Next to your horse, your saddle is likely the most expensive part of your equine gear. For this reason alone, it pays to take care of it and do everything you can to preserve it.
With only a few exceptions, most saddles are made of leather, and leather is essentially skin or hide. You can care for and preserve your leather saddle just as you take care of and preserve your own skin.
Most saddles come from the factory or saddle maker's shop with the leather properly conditioned and ready to ride. Saddle makers usually include information on how to care for their saddles and it's best to follow their instructions. If you've lost the care and cleaning information, or you bought your saddle used, chances are the manufacturer has a website where you can find either instructions or a phone number to call for information.
Now read on for some great tips to help get you started!

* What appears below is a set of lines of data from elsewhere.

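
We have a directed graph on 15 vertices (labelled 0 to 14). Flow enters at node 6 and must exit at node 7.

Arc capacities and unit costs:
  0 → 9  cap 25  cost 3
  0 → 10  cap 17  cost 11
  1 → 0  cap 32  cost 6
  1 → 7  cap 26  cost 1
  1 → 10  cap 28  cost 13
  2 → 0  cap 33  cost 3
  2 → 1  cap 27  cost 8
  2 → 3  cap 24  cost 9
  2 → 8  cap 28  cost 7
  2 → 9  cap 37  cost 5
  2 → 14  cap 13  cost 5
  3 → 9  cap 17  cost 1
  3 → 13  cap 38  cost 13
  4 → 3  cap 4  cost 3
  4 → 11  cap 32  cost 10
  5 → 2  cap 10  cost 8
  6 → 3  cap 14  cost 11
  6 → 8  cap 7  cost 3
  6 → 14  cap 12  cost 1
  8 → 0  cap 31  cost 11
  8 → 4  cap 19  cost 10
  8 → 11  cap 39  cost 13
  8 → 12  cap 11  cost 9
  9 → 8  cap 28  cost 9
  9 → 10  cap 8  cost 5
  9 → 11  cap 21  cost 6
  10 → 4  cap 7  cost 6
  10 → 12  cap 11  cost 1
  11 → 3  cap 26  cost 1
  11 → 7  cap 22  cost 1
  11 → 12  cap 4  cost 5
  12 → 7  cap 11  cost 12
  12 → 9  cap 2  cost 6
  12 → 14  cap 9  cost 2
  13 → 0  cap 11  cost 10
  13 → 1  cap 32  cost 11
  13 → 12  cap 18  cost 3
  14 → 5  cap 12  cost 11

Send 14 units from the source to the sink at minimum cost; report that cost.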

When you clean your saddle, you don't need to throw the entire arsenal of products at it each time. Many times a dusting will do. But when your saddle needs more than a quick wipe-down, reach for tried-and-true products. While bath soaps and shower gels might be good for your own hide, they're not so good for the hide used to make saddles. In addition, grease, fats, and heavy oils also leave a coating that clogs leather pores. Plus, the now-sticky surface can attract and hold dirt that you will grind in the next time you ride. Stick with basic, pure, time-tested products.

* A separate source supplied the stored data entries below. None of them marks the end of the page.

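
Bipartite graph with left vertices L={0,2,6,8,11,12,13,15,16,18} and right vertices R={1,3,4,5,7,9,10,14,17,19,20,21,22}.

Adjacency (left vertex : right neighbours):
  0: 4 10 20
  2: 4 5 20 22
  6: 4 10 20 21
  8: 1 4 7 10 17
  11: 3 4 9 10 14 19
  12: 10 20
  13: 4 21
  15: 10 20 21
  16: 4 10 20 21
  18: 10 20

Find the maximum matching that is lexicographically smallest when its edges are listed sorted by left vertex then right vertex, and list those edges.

Lex-smallest maximum matching: {(0,4), (2,5), (6,10), (8,1), (11,3), (12,20), (13,21)}

|M| = 7 (so the lex-smallest maximum matching has 7 edges)
process left vertices in ascending order; for each, take the smallest-labelled available neighbour that still permits 7 edges overall, or leave it unmatched if none does
lex-smallest matching: {0-4, 2-5, 6-10, 8-1, 11-3, 12-20, 13-21}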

When it's time to give your saddle a really thorough cleaning, remove the stirrups and cinches to clean separately. Turn the saddle upside-down on a blanket or feed bag, then vacuum the sheepskin. Next, set it on a saddle stand in the aisle of the barn or in the shade outdoors. Remove all of the dust with a vacuum cleaner, brush, or rag. Use a small, unused paint brush to remove any dirt that got under the skirts, down in around the bottom of the horn and gullet, and around the conchos. Then go over all of the leather with a sponge wrung out in clean water. Change the water often to keep from rubbing dirt-via dirty water-right back into your saddle. Use a vacuum cleaner, stiff brush, or a suede sponge to remove any dirt from a rough-out seat.
After you remove the dirt, then it's time to use saddle soap. A tin of saddle soap usually is in everyone's tack box. Saddle soap is formulated to clean your saddle without causing any harm-as long as you don't get too heavy handed with it. So, like soap or shampoo, it should be used judiciously and rinsed completely off. For that reason, I'm not a fan of combination saddle soap/conditioners. Check the ingredients list to be sure there's no alcohol, mineral spirits, or similar chemicals that could be harsh on leather. If your saddle is light-colored leather, test your cleaning product on an inconspicuous spot first to see if it will darken the leather. Rinse all of the soap off with a sponge dipped in clean water, then let the saddle air-dry outside in the shade. Since heat harms leather, never use a hair dryer, heat lamp, or direct sun to hurry the drying time.
• Your saddle is likely your most expensive piece of gear. It pays to take care of it.
• You can irreparably damage saddle leather by over-cleaning, over-conditioning, or over-oiling it, so be careful.
• Storing on a saddle stand will help avoid stretching or misshaping the leather.
• Avoid dirt and any kind of extremes in temperature or humidity to preserve your saddle's "skin."
When your saddle is drying, that's the best time to apply conditioner. Again, be sure all the soap residue has been rinsed off entirely first. There are many good conditioners on the market. When the saddle is not quite dry, apply a light coat of conditioner to both sides of the leather, then follow up with another light coat after it has dried completely. Conditioners help keep leather pliable and prevent it from drying out. Saddles should be conditioned more often in dry climates.
Saddles soften with use, but tend to stiffen up when sitting idle. So if your saddle is going to be stored for some time, rub a light coat of conditioner over it every now and then.
If your saddle is 100% synthetic, of course you can ignore all of the above and just drag out the hose! But if your synthetic saddle has any leather parts on it, don't douse it. Keep the water off the leather areas and treat those parts as you would any leather saddle.